IBM Promises 30 Percent Performance Improvement on New Chip

Jim Martin

Faced with having to provide faster access to the Internet and other technologies, IBM announced on Monday that it has developed a process to make its microchips up to 30 percent faster.

The new production method revolves around an advanced insulation material called low-k dielectric, which protects the millions of individual copper circuits on a chip. The end result is that the chips will function with wires as close as 0.13 micron, compared with 0.25 micron for the majority of chips now produced.

In order to achieve the 0.13 micron level, IBM developed a new insulation process using silk, a low-k dielectric material that is available from the Dow Chemical Co. Other materials and tooling are generally available and help make it the first viable low-k process for copper chip fabrication, according to IBM.

“It is an absolutely essential process without which you couldn’t continue making both the Internet and its devices more powerful and capable,” says Bijan Davari, VP of IBM microelectronics’ semiconductor research and development center, in a recent interview.
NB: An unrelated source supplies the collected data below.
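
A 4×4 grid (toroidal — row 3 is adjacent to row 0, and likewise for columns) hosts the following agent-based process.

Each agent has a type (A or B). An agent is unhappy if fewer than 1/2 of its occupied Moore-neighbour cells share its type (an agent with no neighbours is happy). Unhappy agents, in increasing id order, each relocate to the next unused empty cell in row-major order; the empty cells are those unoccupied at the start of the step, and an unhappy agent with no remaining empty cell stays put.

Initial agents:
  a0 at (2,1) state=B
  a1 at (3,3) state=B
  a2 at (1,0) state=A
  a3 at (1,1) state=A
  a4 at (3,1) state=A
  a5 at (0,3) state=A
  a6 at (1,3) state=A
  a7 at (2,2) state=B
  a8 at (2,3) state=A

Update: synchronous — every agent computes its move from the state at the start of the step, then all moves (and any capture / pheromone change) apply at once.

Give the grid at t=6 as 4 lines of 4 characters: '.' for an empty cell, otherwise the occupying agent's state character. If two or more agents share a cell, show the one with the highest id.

t=1: a0@(0,0):B a1@(0,1):B a2@(1,0):A a3@(0,2):A a4@(1,2):A a5@(0,3):A a6@(1,3):A a7@(2,0):B a8@(2,3):A
t=2: a0@(1,1):B a1@(2,1):B a2@(1,0):A a3@(0,2):A a4@(1,2):A a5@(0,3):A a6@(1,3):A a7@(2,2):B a8@(2,3):A
t=3: a0@(0,0):B a1@(2,1):B a2@(1,0):A a3@(0,2):A a4@(1,2):A a5@(0,3):A a6@(1,3):A a7@(0,1):B a8@(2,3):A
t=4: a0@(1,1):B a1@(2,0):B a2@(1,0):A a3@(0,2):A a4@(1,2):A a5@(0,3):A a6@(1,3):A a7@(2,2):B a8@(2,3):A
t=5: a0@(0,0):B a1@(0,1):B a2@(1,0):A a3@(0,2):A a4@(1,2):A a5@(0,3):A a6@(1,3):A a7@(2,1):B a8@(2,3):A
t=6: a0@(1,1):B a1@(2,0):B a2@(1,0):A a3@(0,2):A a4@(1,2):A a5@(0,3):A a6@(1,3):A a7@(2,2):B a8@(2,3):A

..AA
ABAA
B.BA
....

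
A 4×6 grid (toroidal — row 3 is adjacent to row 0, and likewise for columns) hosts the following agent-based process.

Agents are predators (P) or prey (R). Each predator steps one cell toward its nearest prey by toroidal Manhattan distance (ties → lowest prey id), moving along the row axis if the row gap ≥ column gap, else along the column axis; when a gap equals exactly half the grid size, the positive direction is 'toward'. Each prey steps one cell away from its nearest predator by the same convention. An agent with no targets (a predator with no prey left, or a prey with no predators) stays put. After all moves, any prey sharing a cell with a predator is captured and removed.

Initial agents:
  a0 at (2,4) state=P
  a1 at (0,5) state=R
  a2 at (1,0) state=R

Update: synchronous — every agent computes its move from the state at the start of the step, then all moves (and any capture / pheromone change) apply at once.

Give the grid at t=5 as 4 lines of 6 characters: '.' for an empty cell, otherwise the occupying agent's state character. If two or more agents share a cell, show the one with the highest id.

R.....
......
......
..PR..

t=1: a0@(3,4):P a1@(3,5):R a2@(1,1):R
t=2: a0@(3,5):P a1@(3,0):R a2@(1,0):R
t=3: a0@(3,0):P a1@(3,1):R a2@(0,0):R
t=4: a0@(3,1):P a1@(3,2):R a2@(1,0):R
t=5: a0@(3,2):P a1@(3,3):R a2@(0,0):R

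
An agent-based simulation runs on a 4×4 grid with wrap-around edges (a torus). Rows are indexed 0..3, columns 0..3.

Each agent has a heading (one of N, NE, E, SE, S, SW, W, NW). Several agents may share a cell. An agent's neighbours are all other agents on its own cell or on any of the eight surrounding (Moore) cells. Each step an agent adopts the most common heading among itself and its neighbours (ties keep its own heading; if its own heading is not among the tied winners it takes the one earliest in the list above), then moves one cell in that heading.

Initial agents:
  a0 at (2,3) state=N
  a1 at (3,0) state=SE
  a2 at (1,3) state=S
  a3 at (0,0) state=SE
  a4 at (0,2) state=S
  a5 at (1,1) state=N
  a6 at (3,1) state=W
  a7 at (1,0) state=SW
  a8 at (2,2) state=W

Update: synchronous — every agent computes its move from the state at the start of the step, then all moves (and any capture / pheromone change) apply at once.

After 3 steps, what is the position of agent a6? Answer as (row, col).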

IBM is already producing chips using the new low-k process on a pilot production line in Fishkill, N.Y. with plans to start full production in the first half of 2001. The chips will be used to produce next generation Power4 processors intended for use in the AS/400 and RS/6000 servers.

In 1997, IBM excited the marketplace by developing chips with copper instead of aluminum, resulting in the chips running 20 to 30 percent faster. With this latest insulation process, another 20 to 30 percent gain is forecast.